The Chinese also spotted debris on satellite imagery (on an area that had been thoroughly searched) as well as a "sea floor event" (a week after the claimed event) in the South China Sea. I wouldn't jump to the conclusion that this newest finding is an instance of effectiveness just yet.

edit: whoops, 'peeters posted just as I did


How effective have they been? So far China has found absolutely nothing.

If anything, they have been overly enthusiastic to quickly report partial results based on incomplete or bad analysis, which then turned out to be nothing at all.


I agree. I should probably have put quotation marks around "effective".


I'm not sure you can generalize that. It was a Chinese agency that "mistakenly" posted those misleading satellite images, while the U.S. was the first to draw a connection between satellite data and the Indian Ocean as a possible crash area.

There have been mistakes, false leads, and promising revelations across the board.
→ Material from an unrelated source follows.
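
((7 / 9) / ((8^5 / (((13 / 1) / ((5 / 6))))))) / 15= 91 / 3686400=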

>> "while the U.S. was the first to draw a connection between satellite data and the Indian Ocean as a possible crash area."

Was it not a UK firm that worked that out?


Correct, Inmarsat is a UK firm, not US


I'm aware the satellite firm was from the U.K.; I was looking at this timeline: http://www.cnbc.com/id/101485972 which implied the White House was the first to reveal it. But other timelines cite the satellite company itself.

My point was that "effectiveness" should be measured by results, given there has been a pattern of false leads thus far. We can hope, but don't know for sure, that this new lead won't end up another red herring.


That's just post hoc fallacy. There are a lot of vessels searching from a lot of different countries. Whoever gets lucky is going to seem more effective, but luck is probably a majority factor in this case, given the size of the search area.


It's hard to analyze data before it's available!

Aside from this announcement, Chinese have also (apparently) seen more stuff from planes and satellites than anyone else, despite -- for example -- lacking the P3 Orion and the P8 Poseidon, and not having much blue water navy experience, and it not being just off their coast.

We had big fanfare over the number of P3s the US and Australia were committing to the search, and the addition of the P8, and the deployment of a special US Naval vessel with dedicated sensor array. Since then the only nation to report positive sightings (more than once) has been China. Interesting no?


These same tow sensors and underwater autonomous vehicles are used for submarine hunting. Guess which country has a large number of nuclear submarines? US does. Its expected China would try search for our subs.


Is the Chinese search part of the Australia-led search effort (i.e. the Chinese vessels are searching areas they are being tasked), or are they doing their own independent search?